Number of cases read: 4 Number of cases listed: 4
>What I need them to look like is as follows. It basically moves line
>numbers 2 and 3 to new variables. I have multiple line counts for
>each ID - some have 3 lines, some have more.
>
>Billing_ID Line_No HCPC_Code HCPC_2 HCPC_3 Modifier_1 Modifier_2
>7707 1 9567 03 01
>7710 1 9567 9658 9567
So far, except for the 'Modifier' variables, and the "Many other
variables" that I'm ignoring, this is straightforward CASESTOVARS that
could be clicked up from the menus. I clicked this one up, then added
the /RENAME and /SEPARATOR subcommands.
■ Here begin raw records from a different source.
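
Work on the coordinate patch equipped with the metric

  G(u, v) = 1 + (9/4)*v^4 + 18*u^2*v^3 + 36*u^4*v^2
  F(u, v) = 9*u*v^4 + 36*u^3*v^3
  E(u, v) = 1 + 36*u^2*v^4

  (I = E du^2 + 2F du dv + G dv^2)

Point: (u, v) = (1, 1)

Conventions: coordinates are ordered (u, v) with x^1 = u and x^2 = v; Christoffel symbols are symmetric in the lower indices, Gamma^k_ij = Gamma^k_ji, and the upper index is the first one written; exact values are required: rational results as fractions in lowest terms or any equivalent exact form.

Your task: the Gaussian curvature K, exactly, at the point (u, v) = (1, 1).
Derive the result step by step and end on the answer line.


E = 37, F = 45, G = 229/4, EG - F^2 = 373/4 at the point
E_u = 72, E_v = 144, F_u = 117, F_v = 144, G_u = 180, G_v = 135
E_vv = 432, F_uv = 360, G_uu = 468
Using the Brioschi determinant formula for K from the metric derivatives:
M1 = [[-E_vv/2 + F_uv - G_uu/2, E_u/2, F_u - E_v/2], [F_v - G_u/2, E, F], [G_v/2, F, G]] = [[-90, 36, 45], [54, 37, 45], [135/2, 45, 229/4]]; det M1 = -13374
M2 = [[0, E_v/2, G_u/2], [E_v/2, E, F], [G_u/2, F, G]] = [[0, 72, 90], [72, 37, 45], [90, 45, 229/4]]; det M2 = -13284
det M1 - det M2 = -90; K = -90 / (373/4)^2 = -1440/139129

Answer: K = -1440/139129


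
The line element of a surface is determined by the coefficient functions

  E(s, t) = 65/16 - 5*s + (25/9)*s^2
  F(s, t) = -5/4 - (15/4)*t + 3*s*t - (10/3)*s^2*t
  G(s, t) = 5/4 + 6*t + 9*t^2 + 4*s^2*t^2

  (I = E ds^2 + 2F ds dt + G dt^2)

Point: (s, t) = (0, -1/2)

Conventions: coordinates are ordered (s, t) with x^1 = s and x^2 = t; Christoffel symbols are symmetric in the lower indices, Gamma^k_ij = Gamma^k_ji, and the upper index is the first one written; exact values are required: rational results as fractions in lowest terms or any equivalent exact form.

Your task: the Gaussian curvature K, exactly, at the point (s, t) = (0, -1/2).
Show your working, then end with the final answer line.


E = 65/16, F = 5/8, G = 1/2, EG - F^2 = 105/64 at the point
E_s = -5, E_t = 0, F_s = -3/2, F_t = -15/4, G_s = 0, G_t = -3
E_tt = 0, F_st = 3, G_ss = 2
K follows from Brioschi's formula, (det M1 - det M2)/(EG - F^2)^2.
M1 = [[-E_tt/2 + F_st - G_ss/2, E_s/2, F_s - E_t/2], [F_t - G_s/2, E, F], [G_t/2, F, G]] = [[2, -5/2, -3/2], [-15/4, 65/16, 5/8], [-3/2, 5/8, 1/2]]; det M1 = -75/16
M2 = [[0, E_t/2, G_s/2], [E_t/2, E, F], [G_s/2, F, G]] = [[0, 0, 0], [0, 65/16, 5/8], [0, 5/8, 1/2]]; det M2 = 0
det M1 - det M2 = -75/16; K = -75/16 / (105/64)^2 = -256/147

Answer: K = -256/147


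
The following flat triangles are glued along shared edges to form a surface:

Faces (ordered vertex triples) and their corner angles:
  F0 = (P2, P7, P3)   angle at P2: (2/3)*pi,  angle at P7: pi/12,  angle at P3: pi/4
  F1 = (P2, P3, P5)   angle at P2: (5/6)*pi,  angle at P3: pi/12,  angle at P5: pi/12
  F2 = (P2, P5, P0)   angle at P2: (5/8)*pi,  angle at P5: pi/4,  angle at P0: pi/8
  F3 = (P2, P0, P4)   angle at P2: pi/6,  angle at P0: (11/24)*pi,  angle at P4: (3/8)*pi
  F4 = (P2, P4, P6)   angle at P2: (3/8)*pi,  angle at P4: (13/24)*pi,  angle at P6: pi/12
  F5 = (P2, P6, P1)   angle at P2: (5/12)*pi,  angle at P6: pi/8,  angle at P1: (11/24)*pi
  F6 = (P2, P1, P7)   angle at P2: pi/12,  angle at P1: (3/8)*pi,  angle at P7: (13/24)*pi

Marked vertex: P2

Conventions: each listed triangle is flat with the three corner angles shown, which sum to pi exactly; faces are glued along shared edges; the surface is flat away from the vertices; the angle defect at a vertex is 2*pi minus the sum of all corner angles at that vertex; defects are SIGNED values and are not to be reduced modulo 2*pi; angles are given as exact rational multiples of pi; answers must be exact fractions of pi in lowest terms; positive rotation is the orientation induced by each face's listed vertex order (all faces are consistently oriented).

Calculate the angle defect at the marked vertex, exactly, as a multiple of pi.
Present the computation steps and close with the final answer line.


Sum of corner angles at P2: (19/6)*pi
defect = 2*pi - (19/6)*pi

Answer: defect(P2) = (-7/6)*pi


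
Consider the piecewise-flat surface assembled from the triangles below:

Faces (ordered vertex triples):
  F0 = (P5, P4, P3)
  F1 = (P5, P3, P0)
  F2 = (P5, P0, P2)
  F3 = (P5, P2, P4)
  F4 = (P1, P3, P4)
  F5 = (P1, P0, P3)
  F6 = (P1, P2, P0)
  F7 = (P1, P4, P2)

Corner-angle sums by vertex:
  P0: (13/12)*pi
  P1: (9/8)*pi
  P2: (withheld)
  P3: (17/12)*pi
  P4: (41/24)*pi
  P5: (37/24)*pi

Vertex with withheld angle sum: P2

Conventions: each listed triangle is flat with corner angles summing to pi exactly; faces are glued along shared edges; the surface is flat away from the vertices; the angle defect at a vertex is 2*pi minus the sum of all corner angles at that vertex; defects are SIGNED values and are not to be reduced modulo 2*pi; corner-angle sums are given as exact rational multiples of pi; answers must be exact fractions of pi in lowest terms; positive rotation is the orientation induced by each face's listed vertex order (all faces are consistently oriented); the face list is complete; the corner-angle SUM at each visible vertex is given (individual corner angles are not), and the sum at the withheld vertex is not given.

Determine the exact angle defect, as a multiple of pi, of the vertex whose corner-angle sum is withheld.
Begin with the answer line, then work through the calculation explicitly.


Answer: defect(P2) = (7/8)*pi

V = 6, E = 12, F = 8; chi = V - E + F = 2
Gauss-Bonnet: total defect = 2*pi*chi = 4*pi; visible defects sum to (25/8)*pi


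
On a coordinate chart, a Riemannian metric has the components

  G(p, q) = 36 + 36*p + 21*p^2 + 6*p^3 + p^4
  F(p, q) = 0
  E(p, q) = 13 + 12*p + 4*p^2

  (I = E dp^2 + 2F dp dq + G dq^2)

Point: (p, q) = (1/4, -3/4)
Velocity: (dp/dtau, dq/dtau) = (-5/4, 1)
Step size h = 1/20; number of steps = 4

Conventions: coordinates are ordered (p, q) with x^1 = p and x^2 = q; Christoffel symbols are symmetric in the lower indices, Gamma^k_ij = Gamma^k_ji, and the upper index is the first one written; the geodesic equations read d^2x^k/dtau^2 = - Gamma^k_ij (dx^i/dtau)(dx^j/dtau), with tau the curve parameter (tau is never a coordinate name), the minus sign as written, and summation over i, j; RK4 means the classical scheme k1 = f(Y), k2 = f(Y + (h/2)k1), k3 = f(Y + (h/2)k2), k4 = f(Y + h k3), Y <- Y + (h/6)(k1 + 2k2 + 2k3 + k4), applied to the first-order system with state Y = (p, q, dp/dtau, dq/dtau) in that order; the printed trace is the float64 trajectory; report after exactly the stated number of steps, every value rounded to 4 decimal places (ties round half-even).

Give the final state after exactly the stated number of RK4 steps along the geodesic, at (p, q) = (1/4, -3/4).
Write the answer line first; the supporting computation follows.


Answer: p = 0.0218, q = -0.5238, dp/dtau = -0.9999, dq/dtau = 1.2613

f(Y) = (dp/dtau, dq/dtau, -Gamma^p_ij Y'^i Y'^j, -Gamma^q_ij Y'^i Y'^j) with the Gammas evaluated at the stage position; h = 0.050000; intermediate values shown to 6 dp
step 0: p = 0.2500, q = -0.7500, dp/dtau = -1.2500, dq/dtau = 1.0000
step 1:
  k1: at (p, q) = (0.250000, -0.750000), (dp/dtau, dq/dtau) = (-1.250000, 1.000000); Gamma_ppp = 0.430769, Gamma_ppq = 0.000000, Gamma_pqq = -1.467308, Gamma_qpp = 0.000000, Gamma_qpq = 0.513761, Gamma_qqq = 0.000000; k1 = (-1.250000, 1.000000, 0.794231, 1.284404)
  k2: at (p, q) = (0.218750, -0.725000), (dp/dtau, dq/dtau) = (-1.230144, 1.032110); Gamma_ppp = 0.434675, Gamma_ppq = 0.000000, Gamma_pqq = -1.457053, Gamma_qpp = 0.000000, Gamma_qpq = 0.512746, Gamma_qqq = 0.000000; k2 = (-1.230144, 1.032110, 0.894354, 1.302010)
  k3: at (p, q) = (0.219246, -0.724197), (dp/dtau, dq/dtau) = (-1.227641, 1.032550); Gamma_ppp = 0.434613, Gamma_ppq = 0.000000, Gamma_pqq = -1.457216, Gamma_qpp = 0.000000, Gamma_qpq = 0.512763, Gamma_qqq = 0.000000; k3 = (-1.227641, 1.032550, 0.898619, 1.299959)
  k4: at (p, q) = (0.188618, -0.698372), (dp/dtau, dq/dtau) = (-1.205069, 1.064998); Gamma_ppp = 0.438439, Gamma_ppq = 0.000000, Gamma_pqq = -1.447163, Gamma_qpp = 0.000000, Gamma_qpq = 0.511592, Gamma_qqq = 0.000000; k4 = (-1.205069, 1.064998, 1.004704, 1.313149)
  Y <- Y + (h/6)(k1 + 2k2 + 2k3 + k4): p = 0.1886, q = -0.6984, dp/dtau = -1.2051, dq/dtau = 1.0650
step 2:
  k1: at (p, q) = (0.188578, -0.698381), (dp/dtau, dq/dtau) = (-1.205126, 1.065012); Gamma_ppp = 0.438444, Gamma_ppq = 0.000000, Gamma_pqq = -1.447150, Gamma_qpp = 0.000000, Gamma_qpq = 0.511590, Gamma_qqq = 0.000000; k1 = (-1.205126, 1.065012, 1.004667, 1.313225)
  k2: at (p, q) = (0.158450, -0.671755), (dp/dtau, dq/dtau) = (-1.180009, 1.097843); Gamma_ppp = 0.442200, Gamma_ppq = 0.000000, Gamma_pqq = -1.437249, Gamma_qpp = 0.000000, Gamma_qpq = 0.510256, Gamma_qqq = 0.000000; k2 = (-1.180009, 1.097843, 1.116530, 1.322039)
  k3: at (p, q) = (0.159078, -0.670935), (dp/dtau, dq/dtau) = (-1.177213, 1.098063); Gamma_ppp = 0.442121, Gamma_ppq = 0.000000, Gamma_pqq = -1.437456, Gamma_qpp = 0.000000, Gamma_qpq = 0.510286, Gamma_qqq = 0.000000; k3 = (-1.177213, 1.098063, 1.120498, 1.319247)
  k4: at (p, q) = (0.129717, -0.643478), (dp/dtau, dq/dtau) = (-1.149101, 1.130975); Gamma_ppp = 0.445768, Gamma_ppq = 0.000000, Gamma_pqq = -1.427789, Gamma_qpp = 0.000000, Gamma_qpq = 0.508811, Gamma_qqq = 0.000000; k4 = (-1.149101, 1.130975, 1.237684, 1.322507)
  Y <- Y + (h/6)(k1 + 2k2 + 2k3 + k4): p = 0.1297, q = -0.6435, dp/dtau = -1.1492, dq/dtau = 1.1310
step 3:
  k1: at (p, q) = (0.129672, -0.643482), (dp/dtau, dq/dtau) = (-1.149156, 1.130998); Gamma_ppp = 0.445773, Gamma_ppq = 0.000000, Gamma_pqq = -1.427775, Gamma_qpp = 0.000000, Gamma_qpq = 0.508809, Gamma_qqq = 0.000000; k1 = (-1.149156, 1.130998, 1.237678, 1.322591)
  k2: at (p, q) = (0.100944, -0.615207), (dp/dtau, dq/dtau) = (-1.118214, 1.164063); Gamma_ppp = 0.449322, Gamma_ppq = 0.000000, Gamma_pqq = -1.418290, Gamma_qpp = 0.000000, Gamma_qpq = 0.507188, Gamma_qqq = 0.000000; k2 = (-1.118214, 1.164063, 1.360010, 1.320384)
  k3: at (p, q) = (0.101717, -0.614381), (dp/dtau, dq/dtau) = (-1.115156, 1.164008); Gamma_ppp = 0.449227, Gamma_ppq = 0.000000, Gamma_pqq = -1.418545, Gamma_qpp = 0.000000, Gamma_qpq = 0.507234, Gamma_qqq = 0.000000; k3 = (-1.115156, 1.164008, 1.363361, 1.316830)
  k4: at (p, q) = (0.073915, -0.585282), (dp/dtau, dq/dtau) = (-1.080988, 1.196840); Gamma_ppp = 0.452638, Gamma_ppq = 0.000000, Gamma_pqq = -1.409334, Gamma_qpp = 0.000000, Gamma_qpq = 0.505496, Gamma_qqq = 0.000000; k4 = (-1.080988, 1.196840, 1.489843, 1.307991)
  Y <- Y + (h/6)(k1 + 2k2 + 2k3 + k4): p = 0.0739, q = -0.5853, dp/dtau = -1.0810, dq/dtau = 1.1969
step 4:
  k1: at (p, q) = (0.073865, -0.585283), (dp/dtau, dq/dtau) = (-1.081037, 1.196873); Gamma_ppp = 0.452644, Gamma_ppq = 0.000000, Gamma_pqq = -1.409318, Gamma_qpp = 0.000000, Gamma_qpq = 0.505493, Gamma_qqq = 0.000000; k1 = (-1.081037, 1.196873, 1.489878, 1.308079)
  k2: at (p, q) = (0.046839, -0.555361), (dp/dtau, dq/dtau) = (-1.043790, 1.229575); Gamma_ppp = 0.455930, Gamma_ppq = 0.000000, Gamma_pqq = -1.400323, Gamma_qpp = 0.000000, Gamma_qpq = 0.503634, Gamma_qqq = 0.000000; k2 = (-1.043790, 1.229575, 1.620352, 1.292747)
  k3: at (p, q) = (0.047770, -0.554543), (dp/dtau, dq/dtau) = (-1.040528, 1.229192); Gamma_ppp = 0.455817, Gamma_ppq = 0.000000, Gamma_pqq = -1.400634, Gamma_qpp = 0.000000, Gamma_qpq = 0.503701, Gamma_qqq = 0.000000; k3 = (-1.040528, 1.229192, 1.622723, 1.288476)
  k4: at (p, q) = (0.021839, -0.523823), (dp/dtau, dq/dtau) = (-0.999901, 1.261297); Gamma_ppp = 0.458939, Gamma_ppq = 0.000000, Gamma_pqq = -1.391961, Gamma_qpp = 0.000000, Gamma_qpq = 0.501761, Gamma_qqq = 0.000000; k4 = (-0.999901, 1.261297, 1.755581, 1.265613)
  Y <- Y + (h/6)(k1 + 2k2 + 2k3 + k4): p = 0.0218, q = -0.5238, dp/dtau = -0.9999, dq/dtau = 1.2613


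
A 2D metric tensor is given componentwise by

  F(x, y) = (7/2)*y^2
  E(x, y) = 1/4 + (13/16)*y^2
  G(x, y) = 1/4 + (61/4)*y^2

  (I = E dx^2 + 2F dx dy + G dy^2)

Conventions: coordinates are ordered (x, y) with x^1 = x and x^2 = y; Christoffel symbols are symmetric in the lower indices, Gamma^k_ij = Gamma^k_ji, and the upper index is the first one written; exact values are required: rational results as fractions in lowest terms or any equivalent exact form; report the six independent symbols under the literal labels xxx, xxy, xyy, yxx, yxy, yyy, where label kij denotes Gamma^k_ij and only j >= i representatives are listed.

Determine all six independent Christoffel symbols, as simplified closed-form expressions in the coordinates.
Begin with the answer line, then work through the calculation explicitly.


Answer: Gamma_xxx = 182*y^3/(9*y^4 + 257*y^2 + 4), Gamma_xxy = (793*y^3 + 13*y)/(9*y^4 + 257*y^2 + 4), Gamma_xyy = (3416*y^3 + 112*y)/(9*y^4 + 257*y^2 + 4), Gamma_yxx = (-169*y^3 - 52*y)/(36*y^4 + 1028*y^2 + 16), Gamma_yxy = -182*y^3/(9*y^4 + 257*y^2 + 4), Gamma_yyy = (-775*y^3 + 244*y)/(9*y^4 + 257*y^2 + 4)

E = 1/4 + (13/16)*y^2; F = (7/2)*y^2; G = 1/4 + (61/4)*y^2
Gamma^k_ij = (1/2) g^{kl} (d_i g_jl + d_j g_il - d_l g_ij), with g^inv = (1/(EG-F^2)) [[G, -F], [-F, E]]
first partials: E_x = 0, E_y = (13/8)*y, F_x = 0, F_y = 7*y, G_x = 0, G_y = (61/2)*y
D = EG - F^2 = 1/16 + (257/64)*y^2 + (9/64)*y^4
expanded: Gamma^x_xx = (G E_x - 2F F_x + F E_y)/(2D), Gamma^x_xy = (G E_y - F G_x)/(2D), Gamma^x_yy = (2G F_y - G G_x - F G_y)/(2D), Gamma^y_xx = (2E F_x - E E_y - F E_x)/(2D), Gamma^y_xy = (E G_x - F E_y)/(2D), Gamma^y_yy = (E G_y - 2F F_y + F G_x)/(2D); substitute and cancel common factors


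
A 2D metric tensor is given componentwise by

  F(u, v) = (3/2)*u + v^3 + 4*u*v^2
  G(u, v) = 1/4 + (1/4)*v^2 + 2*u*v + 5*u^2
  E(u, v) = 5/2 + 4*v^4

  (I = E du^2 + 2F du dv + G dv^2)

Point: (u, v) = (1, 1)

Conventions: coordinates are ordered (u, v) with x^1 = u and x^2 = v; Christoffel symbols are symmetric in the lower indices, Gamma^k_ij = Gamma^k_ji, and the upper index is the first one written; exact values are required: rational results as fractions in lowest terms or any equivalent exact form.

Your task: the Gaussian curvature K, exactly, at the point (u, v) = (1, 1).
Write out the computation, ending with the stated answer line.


E = 13/2, F = 13/2, G = 15/2, EG - F^2 = 13/2 at the point
E_u = 0, E_v = 16, F_u = 11/2, F_v = 11, G_u = 12, G_v = 5/2
E_vv = 48, F_uv = 8, G_uu = 10
Using the Brioschi determinant formula for K from the metric derivatives:
M1 = [[-E_vv/2 + F_uv - G_uu/2, E_u/2, F_u - E_v/2], [F_v - G_u/2, E, F], [G_v/2, F, G]] = [[-21, 0, -5/2], [5, 13/2, 13/2], [5/4, 13/2, 15/2]]; det M1 = -3159/16
M2 = [[0, E_v/2, G_u/2], [E_v/2, E, F], [G_u/2, F, G]] = [[0, 8, 6], [8, 13/2, 13/2], [6, 13/2, 15/2]]; det M2 = -90
det M1 - det M2 = -1719/16; K = -1719/16 / (13/2)^2 = -1719/676

Answer: K = -1719/676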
It isn't *quite* the above
format, but it's very close. (You can use a /KEEP= list on ADD FILES to
reorder the variables, if you like.) Continuing SPSS 15 draft output
(WRR:not saved separately):
SORT CASES BY Billing_ID Line_No .
CASESTOVARS
/ID = Billing_ID
/INDEX = Line_No
/RENAME HCPC_Code=HCPC
/SEPARATOR = '_'
/GROUPBY = VARIABLE .
Cases to Variables
|----------------------------|---------------------------|
|Output Created |02-AUG-2007 14:55:02 |
|----------------------------|---------------------------|
Generated Variables
|---------|-------|------|
|Original |Line_No|Result|
|Variable | |------|
| | |Name |
|---------|-------|------|
|HCPC_Code|1 |HCPC_1|
| |2 |HCPC_2|
| |3 |HCPC_3|
|---------|-------|------|
Processing Statistics
|---------------|---|
|Cases In |4 |
|Cases Out |2 |
|---------------|---|
|Cases In/Cases |2.0|
|Out | |
|---------------|---|
|Variables In |5 |
|Variables Out |6 |
|---------------|---|
|Index Values |3 |
|---------------|---|
LIST.
List
|-----------------------------|---------------------------|
|Output Created |02-AUG-2007 14:55:02 |
|-----------------------------|---------------------------|
Billing_ID Modifier_1 Modifier_2 HCPC_1 HCPC_2 HCPC_3
7707 03 01 9567 . .
7710 . . 9567 9658 9567
Number of cases read: 2 Number of cases listed: 2
...............
Now, what of Modifier_1, Modifier_2, and the "many other variables"? If
they appear on every line for each ID, and have the same values on
every line, this code will work as is, though always putting the HCPC
codes at the end of the records. If, say, they only appear on Line 1,
you need something more, possibly using AGGREGATE but I can't say at
this point.
-Good luck,
Richard
===================
APPENDIX: Test data
===================
(This code works, but gives warning messages.)
DATA LIST LIST SKIP=1
/Billing_ID Line_No HCPC_Code Modifier_1 Modifier_2
(F4, F2, F4, N2, N2).
BEGIN DATA
Billing_ID Line No. HCPC Code Modifier_1 Modifier_2
7707 1 9567 03 01
7710 1 9567
7710 2 9658
7710 3 9567
END DATA.
FORMATS Modifier_1 Modifier_2 (N2).
LIST.